Thinking about filters and masks…

 

I think as kids, when we experience the world for the first time, we experiment with expressing what that’s like for us through our natural filters.

Maybe we naturally express our experience through movement, or maybe we like to organize our experiences into neat rows. Maybe we like to create projects to express our experience, or tell stories or sing or make music. Or maybe we like to analyze or paint or photograph. Or maybe we’re very sensitive and prone to great sadness, or we love to laugh. Or maybe we find great relief through flapping our wings like a bird, or maybe we like to help others.

The thing is, that all of these filters are our natural ways of sharing our experiences right now. And if we’re given space to express ourselves in these natural ways, we get to continue on our paths of self-expression and grow and develop naturally.

But if we grow up in environments where there isn’t space for us to express our experiences naturally, and if we have someone, or many people in our lives that say, “No. Do not share yourself like this. Ever again. Share yourself like this instead, like we do,” and they hand us their ways of being in the world that are more ‘appropriate,’ a chasm can get created. A chasm between our own natural experience of the world and how we’re allowed to express our experience of being the world.

I think learning skills like manners are important, and learning to read faces and read spaces so that we can integrate our self expression into the world of others’ self expression is important and sometimes necessary for our own safety, but not at the expense of our own natural expression in the rest of our environments.

Because if we doubt that the natural expression of our own experiences are welcome, we may cope destructively with the anxiety that comes from knowing we have to squash ourselves to be allowed in the world.

If we are neglected or criticized for example, we may filter our expression through our having been criticized or neglected. We may get cautious and inauthentically express our experiences just to avoid being criticized or neglected, or we may avoid creating healthy boundaries just in order to get the reward of being accepted.

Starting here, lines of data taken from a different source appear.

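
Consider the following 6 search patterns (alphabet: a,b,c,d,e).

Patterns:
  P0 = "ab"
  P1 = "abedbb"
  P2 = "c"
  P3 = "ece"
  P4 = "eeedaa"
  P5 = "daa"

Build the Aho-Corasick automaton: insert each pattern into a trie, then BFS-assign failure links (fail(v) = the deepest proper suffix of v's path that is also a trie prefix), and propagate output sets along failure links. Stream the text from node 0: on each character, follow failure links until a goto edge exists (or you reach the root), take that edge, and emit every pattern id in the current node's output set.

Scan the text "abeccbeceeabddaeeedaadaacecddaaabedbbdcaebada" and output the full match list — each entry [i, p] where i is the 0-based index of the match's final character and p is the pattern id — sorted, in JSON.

Construct AC machine:
Trie nodes:
  n0 'ε': a→1 c→7 d→16 e→8
  n1 'a': b→2
  n2 'ab': e→3  ←P0
  n3 'abe': d→4
  n4 'abed': b→5
  n5 'abedb': b→6
  n6 'abedbb': ·  ←P1
  n7 'c': ·  ←P2
  n8 'e': c→9 e→11
  n9 'ec': e→10
  n10 'ece': ·  ←P3
  n11 'ee': e→12
  n12 'eee': d→13
  n13 'eeed': a→14
  n14 'eeeda': a→15
  n15 'eeedaa': ·  ←P4
  n16 'd': a→17
  n17 'da': a→18
  n18 'daa': ·  ←P5

BFS fail/out derivation:
  fail(1) 'a': from fail(0)=0 chase 'a': 0 ⇒ 0;  out=∅∪out(0)=∅
  fail(7) 'c': from fail(0)=0 chase 'c': 0 ⇒ 0;  out={2}∪out(0)={2}
  fail(8) 'e': from fail(0)=0 chase 'e': 0 ⇒ 0;  out=∅∪out(0)=∅
  fail(16) 'd': from fail(0)=0 chase 'd': 0 ⇒ 0;  out=∅∪out(0)=∅
  fail(2) 'ab': from fail(1)=0 chase 'b': 0 ⇒ 0;  out={0}∪out(0)={0}
  fail(9) 'ec': from fail(8)=0 chase 'c': 0 ⇒ 7;  out=∅∪out(7)={2}
  fail(11) 'ee': from fail(8)=0 chase 'e': 0 ⇒ 8;  out=∅∪out(8)=∅
  fail(17) 'da': from fail(16)=0 chase 'a': 0 ⇒ 1;  out=∅∪out(1)=∅
  fail(3) 'abe': from fail(2)=0 chase 'e': 0 ⇒ 8;  out=∅∪out(8)=∅
  fail(10) 'ece': from fail(9)=7 chase 'e': 7→0 ⇒ 8;  out={3}∪out(8)={3}
  fail(12) 'eee': from fail(11)=8 chase 'e': 8 ⇒ 11;  out=∅∪out(11)=∅
  fail(18) 'daa': from fail(17)=1 chase 'a': 1→0 ⇒ 1;  out={5}∪out(1)={5}
  fail(4) 'abed': from fail(3)=8 chase 'd': 8→0 ⇒ 16;  out=∅∪out(16)=∅
  fail(13) 'eeed': from fail(12)=11 chase 'd': 11→8→0 ⇒ 16;  out=∅∪out(16)=∅
  fail(5) 'abedb': from fail(4)=16 chase 'b': 16→0 ⇒ 0;  out=∅∪out(0)=∅
  fail(14) 'eeeda': from fail(13)=16 chase 'a': 16 ⇒ 17;  out=∅∪out(17)=∅
  fail(6) 'abedbb': from fail(5)=0 chase 'b': 0 ⇒ 0;  out={1}∪out(0)={1}
  fail(15) 'eeedaa': from fail(14)=17 chase 'a': 17 ⇒ 18;  out={4}∪out(18)={4,5}

Run:
pos 0 'a': at 1
pos 1 'b': at 2  emit P0@[0:1]
pos 2 'e': at 3
pos 3 'c': at 9 (via fail)  emit P2@[3:3]
pos 4 'c': at 7 (via fail)  emit P2@[4:4]
pos 5 'b': at 0 (via fail)
pos 6 'e': at 8
pos 7 'c': at 9  emit P2@[7:7]
pos 8 'e': at 10  emit P3@[6:8]
pos 9 'e': at 11 (via fail)
pos 10 'a': at 1 (via fail)
pos 11 'b': at 2  emit P0@[10:11]
pos 12 'd': at 16 (via fail)
pos 13 'd': at 16 (via fail)
pos 14 'a': at 17
pos 15 'e': at 8 (via fail)
pos 16 'e': at 11
pos 17 'e': at 12
pos 18 'd': at 13
pos 19 'a': at 14
pos 20 'a': at 15  emit P4@[15:20],P5@[18:20]
pos 21 'd': at 16 (via fail)
pos 22 'a': at 17
pos 23 'a': at 18  emit P5@[21:23]
pos 24 'c': at 7 (via fail)  emit P2@[24:24]
pos 25 'e': at 8 (via fail)
pos 26 'c': at 9  emit P2@[26:26]
pos 27 'd': at 16 (via fail)
pos 28 'd': at 16 (via fail)
pos 29 'a': at 17
pos 30 'a': at 18  emit P5@[28:30]
pos 31 'a': at 1 (via fail)
pos 32 'b': at 2  emit P0@[31:32]
pos 33 'e': at 3
pos 34 'd': at 4
pos 35 'b': at 5
pos 36 'b': at 6  emit P1@[31:36]
pos 37 'd': at 16 (via fail)
pos 38 'c': at 7 (via fail)  emit P2@[38:38]
pos 39 'a': at 1 (via fail)
pos 40 'e': at 8 (via fail)
pos 41 'b': at 0 (via fail)
pos 42 'a': at 1
pos 43 'd': at 16 (via fail)
pos 44 'a': at 17

Matches: [[1,0],[3,2],[4,2],[7,2],[8,3],[11,0],[20,4],[20,5],[23,5],[24,2],[26,2],[30,5],[32,0],[36,1],[38,2]]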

And this comes at a high price.

After living for some time through the masks we’ve been forced to wear, we may discover that we have attracted situations and people that are not a match for who we experience ourselves to be, but only a match for who we’ve pretended to be. And bc of this, we may feel exhausted, unknown and strange. Or maybe we walk around feeling rigid about other people’s self expression, bc if we can’t be free, well then, neither should they.

Or maybe we self-harm or turn to substances, or anything that offers a release from these masks that aren’t ours so we can give ourselves a fucking break.

Or maybe the chasm between the person within us and the person we’re allowed to be gets so distinct, it snaps in half in the form of dissociation.

Whatever the case, I believe that no matter how long we’ve felt stuck inside ourselves, our natural expression still exists within us. And I believe we can still access this authentic part of ourselves.

And once we realize that who we are inside ourselves is a gift worth giving, I believe we can heal that great chasm—by stepping past all those supposed-to-be’s, and once again being true to expressing our natural experience of being in this world.

To me, there’s enough space for everyone to share their natural experience of being in the world. And we can make this space possible for ourselves and each other by allowing people to share themselves naturally instead of judging and redirecting them. We can give people the space to show up and be celebrated for who they are, instead of who they aren’t.